Valores que estão sendo devolvidos a PBH, como acordado em Audiência de Conciliação, realizada no Centro Judiciário de Solução de Conflitos e Cidadania para Demandas Territoriais, Urbanas e Rurais e de Grande Repercussão Social – Cejusc Social de 2° grau e conduzida pelo 3° vice-presidente do Tribunal de Justiça de Minas.

Como noticiamos na matéria anterior, a CPI seria o ovo da serpente, a ser utilizada contra Kalil durante o processo eleitoral. O ovo eclodiu, é o primeiro bote da serpente foi a denúncia do procurador Glaydson Massaria, do Ministério Público de Contas, contra o ex-prefeito, alegando que o mesmo teria realizado a manobra apelidada de “pedalada fiscal” para encobrir rombo de mais de R$ 20 bilhões dos cofres públicos.

Além de ser um termo midiático, utilizado como justificativa do golpe para derrubada de Dilma Rousseff, segundo nota da PBH, “O cálculo foi devidamente registrado na contabilidade do plano e a ausência de registro no passivo do Ente foi expressamente recomendada pela Secretaria de Tesouro Nacional (STN) do Ministério da Economia”

O segundo, foi o pedido do Ministério Público Eleitoral para que a Polícia Federal investigasse o pré-candidato pelas práticas apuradas na CPI da Câmara Municipal. Porém, os fatos ocorridos após a saída de Kalil da prefeitura para disputar o Governo de Minas Gerais, traz à luz o que estava por traz de tudo, o seu principal acusador de favorecer o setor de transporte, vereador Gabriel Azevedo, passou a ser o principal defensor do pagamento de um subsídio de R$ 237,5 milhões, para as empresas, sem qualquer devolução dos valores, inclusive foi um dos três vereadores que subscreveram o acordo.
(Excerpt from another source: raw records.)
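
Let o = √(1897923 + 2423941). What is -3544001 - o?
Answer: -3544001 - 2*√1080466 ≈ -3.5461e+6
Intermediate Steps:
o = 2*√1080466 (o = √4321864 = 2*√1080466 ≈ 2078.9)
-3544001 - o = -3544001 - 2*√1080466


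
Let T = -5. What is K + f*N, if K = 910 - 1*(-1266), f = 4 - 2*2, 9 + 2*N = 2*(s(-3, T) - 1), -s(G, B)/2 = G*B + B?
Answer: 2176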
Evidente que Azevedo é apenas um instrumento utilizado pelo banqueiro e empresários contrários a Kalil, aliado ao deputado Marcelo Aro, que está cotado para ser vice na chapa de Romeu Zema e integra a direção da CBF, entidade a pouco citada. Aro e sua família dominam a Federação Mineira de Futebol desde o golpe de 1964.

A requisição feita em 8 de abril, pela promotora de Justiça Marta Alves Larcher, do Ministério Público Eleitoral, à Polícia Federal, fundamentou-se no depoimento do ex-chefe de gabinete de Kalil, Alberto Lage, que esteve na Promotoria de Justiça de Habitação e Urbanismo, do Ministério Público Estadual de Minas Gerais, em 26 de outubro de 2021, para prestar um depoimento espontâneo.
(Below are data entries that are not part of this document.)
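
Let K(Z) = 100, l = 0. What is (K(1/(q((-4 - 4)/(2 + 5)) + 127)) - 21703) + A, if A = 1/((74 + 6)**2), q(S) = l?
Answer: -138259199/6400 ≈ -21603.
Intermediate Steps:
q(S) = 0
A = 1/6400 (A = 1/(80**2) = 1/6400 ≈ 0.00015625)
(K(1/(q((-4 - 4)/(2 + 5)) + 127)) - 21703) + A = (100 - 21703) + 1/6400 = -21603 + 1/6400 = -138259199/6400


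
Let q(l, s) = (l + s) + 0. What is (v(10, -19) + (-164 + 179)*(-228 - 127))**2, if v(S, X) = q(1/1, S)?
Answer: 28238596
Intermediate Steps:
q(l, s) = l + s
v(S, X) = 1 + S (v(S, X) = 1/1 + S = 1 + S)
(v(10, -19) + (-164 + 179)*(-228 - 127))**2 = ((1 + 10) + (-164 + 179)*(-228 - 127))**2 = (11 + 15*(-355))**2 = (11 - 5325)**2 = (-5314)**2 = 28238596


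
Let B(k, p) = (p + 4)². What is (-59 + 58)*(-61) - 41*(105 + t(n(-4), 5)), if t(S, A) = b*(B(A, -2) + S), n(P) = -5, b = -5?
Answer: -4449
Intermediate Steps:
B(k, p) = (4 + p)²
t(S, A) = -20 - 5*S (t(S, A) = -5*((4 - 2)² + S) = -5*(2² + S) = -5*(4 + S) = -20 - 5*S)
(-59 + 58)*(-61) - 41*(105 + t(n(-4), 5)) = (-59 + 58)*(-61) - 41*(105 + (-20 - 5*(-5))) = -1*(-61) - 41*(105 + (-20 + 25)) = 61 - 41*(105 + 5) = 61 - 41*110 = 61 - 1*4510 = 61 - 4510 = -4449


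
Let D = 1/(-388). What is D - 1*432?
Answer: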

O seu depoimento teria sido compartilhado com o Ministério Público de Contas (MPC), e o procurador Glaydson Massaria – que já denunciara Kalil – remeteu a documentação à Procuradoria Regional Eleitoral no Estado de Minas Gerais.

O procurador é citado no relatório final como fonte de informação da CPI, porque vinha se opondo ao acordo celebrado no TJMG.


Desta forma, cabe a pergunta. Porque só agora encaminhou a denúncia e em especial para o Ministério Público Eleitoral?

Tão logo saiu da prefeitura de BH, Alberto Lage foi nomeado Assessor Parlamentar da Câmara Municipal de Belo Horizonte, para trabalhar no gabinete do vereador Gabriel Azevedo.